Although Ceph has been designed to handle large clusters with a lot of data, it can be run from a laptop with the same functionalities. Participants are encouraged to have a laptop prepared with:
git clone https://github.com/ceph/ceph.git
- cd ceph
- bash run-make-check.sh
That will allow them to run some use cases, from sources:
- the smallest possible cluster, in a directory and no redundancy
- a three disk cluster with two replicas
- self healing after the loss of one disk
- increasing durability and reducing disk usage with erasure code
GlusterFS quickstart tutorial :: Lalatendu Mohanty
GlusterFS is an open source, distributed file system capable of scaling to several petabytes and handling thousands of clients. It is a file system with a modular, stackable design, and a unique no-metadata server architecture. GlusterFS is designed for today's high-performance, virtualized cloud environments.
This tutorial session will introduce audience to GlusterFS and its deployment methods. Here are the high level points the session going to cover.
- Introduction to GlusterFS
- Introduction to CentOS Storage SIG
- Installing, creating and mounting a GlusterFS volume.
- Setup part will cover few topics like add-brick, rebalance, replication and self-heal.
- Access volume through Fuse, NFS
- Using puppet-gluster+vagrant to deploy GlusterFS
- Talk about other useful gluster features (current and upcoming) (open stack integration, ovirt, geo-rep, erasure coding, nfs ganesha, etc) and give pointers for further exploration.
RPM Building 101 :: Brian Stinson
A short introduction and demo of building RPM packages using rpmbuild and mock.
We will cover:
- Short overview of the RPM format
- Setting up an rpmbuild environment
- Building packages with rpmbuild
- Building packages with Mock
- Where to look for further reading
Brian Stinson is a Systems Administrator for the Mathematics Department at Kansas State University. He also works with the CentOS CBS and Infra teams on build tools like Centpkg.
Video is now online at: https://www.youtube.com/watch?v=CTTbu_q2xiQ Slides: rpm-building-101.pdf
Introduction to CentOS Atomic Host and Containers:: Joe Brockmeier
This is a quick overview of the CentOS Atomic SIG, the host, and available CentOS-based containers. We'll look at how to start using the CentOS Atomic Host, running containers using Docker, how to use rpm-ostree (atomic) to update hosts, the Cockpit administration tool, and even cover how to create your own custom Atomic tree.

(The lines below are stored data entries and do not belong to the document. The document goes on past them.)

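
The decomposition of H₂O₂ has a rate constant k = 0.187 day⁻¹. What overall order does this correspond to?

first order (1)

Step 1: The units of k for an nth-order reaction are (concentration)^(1-n)·(time)⁻¹.
Step 2: Here k has units day⁻¹, so the concentration exponent is 0.
Step 3: 1 - n = 0 ⇒ n = 1. The reaction is first order.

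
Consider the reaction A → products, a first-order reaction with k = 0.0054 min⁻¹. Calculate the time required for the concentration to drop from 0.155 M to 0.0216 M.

365 min

Step 1: For first-order: t = ln([A]₀/[A])/k
Step 2: t = ln(0.155/0.0216)/0.0054
Step 3: t = ln(7.176)/0.0054
Step 4: t = 1.971/0.0054 = 365 min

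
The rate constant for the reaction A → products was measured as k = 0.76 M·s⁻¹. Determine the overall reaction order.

zeroth order (0)

Step 1: The units of k for an nth-order reaction are (concentration)^(1-n)·(time)⁻¹.
Step 2: Here k has units M·s⁻¹, so the concentration exponent is 1.
Step 3: 1 - n = 1 ⇒ n = 0. The reaction is zeroth order.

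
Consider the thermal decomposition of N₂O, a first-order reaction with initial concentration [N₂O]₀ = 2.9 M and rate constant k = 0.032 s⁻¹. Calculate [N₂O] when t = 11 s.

2.04 M

Step 1: For a first-order reaction: [N₂O] = [N₂O]₀ × e^(-kt)
Step 2: [N₂O] = 2.9 × e^(-0.032 × 11)
Step 3: [N₂O] = 2.9 × e^(-0.352)
Step 4: [N₂O] = 2.9 × 0.70328 = 2.04 M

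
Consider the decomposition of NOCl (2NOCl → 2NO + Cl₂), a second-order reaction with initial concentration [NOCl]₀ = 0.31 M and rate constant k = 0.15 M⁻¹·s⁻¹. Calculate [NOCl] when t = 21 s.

0.1568 M

Step 1: For a second-order reaction: 1/[NOCl] = 1/[NOCl]₀ + kt
Step 2: 1/[NOCl] = 1/0.31 + 0.15 × 21
Step 3: 1/[NOCl] = 3.226 + 3.15 = 6.376
Step 4: [NOCl] = 1/6.376 = 0.1568 M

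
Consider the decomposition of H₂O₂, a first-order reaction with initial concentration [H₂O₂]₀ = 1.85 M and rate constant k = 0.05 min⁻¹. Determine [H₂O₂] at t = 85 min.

0.02639 M

Step 1: For a first-order reaction: [H₂O₂] = [H₂O₂]₀ × e^(-kt)
Step 2: [H₂O₂] = 1.85 × e^(-0.05 × 85)
Step 3: [H₂O₂] = 1.85 × e^(-4.25)
Step 4: [H₂O₂] = 1.85 × 0.0142642 = 0.02639 M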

We'll also cover, briefly, how to contribute to the Atomic SIG and/or how to submit Dockerfiles for use by the larger community.
To play along with the presentation, attendees should have Vagrant, VirtManager or another way to run CentOS Atomic Host during the Dojo.

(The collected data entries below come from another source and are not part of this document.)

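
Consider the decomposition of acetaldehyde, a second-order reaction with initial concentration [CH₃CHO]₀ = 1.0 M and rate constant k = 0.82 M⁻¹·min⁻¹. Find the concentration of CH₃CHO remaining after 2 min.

0.3788 M

Step 1: For a second-order reaction: 1/[CH₃CHO] = 1/[CH₃CHO]₀ + kt
Step 2: 1/[CH₃CHO] = 1/1.0 + 0.82 × 2
Step 3: 1/[CH₃CHO] = 1 + 1.64 = 2.64
Step 4: [CH₃CHO] = 1/2.64 = 0.3788 M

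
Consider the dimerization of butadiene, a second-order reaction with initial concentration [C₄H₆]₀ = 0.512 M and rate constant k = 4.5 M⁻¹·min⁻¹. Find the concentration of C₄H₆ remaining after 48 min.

0.004588 M

Step 1: For a second-order reaction: 1/[C₄H₆] = 1/[C₄H₆]₀ + kt
Step 2: 1/[C₄H₆] = 1/0.512 + 4.5 × 48
Step 3: 1/[C₄H₆] = 1.953 + 216 = 218
Step 4: [C₄H₆] = 1/218 = 0.004588 M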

Getting started with CentOS Atomic Host:: Vincent Batts
Vincent Batts will do a deeper dive into using CentOS Atomic Host, the basics of using Kubernetes with Docker containers, and some best practices for using Docker on CentOS.
Location
The CentOS Dojo, Brussels is going to be held at
IBM Client Center Brussels Avenue du Bourget/ Bourgetlaan 42 B – 1130 Brussels
You can find more details about the venue at their microsite at http://www-05.ibm.com/be/clientcenter/contact.html
There will be WiFi available at the venue through the entire day. If you intend to attend the hackathon, please bring your own laptop suitably prepared on the day.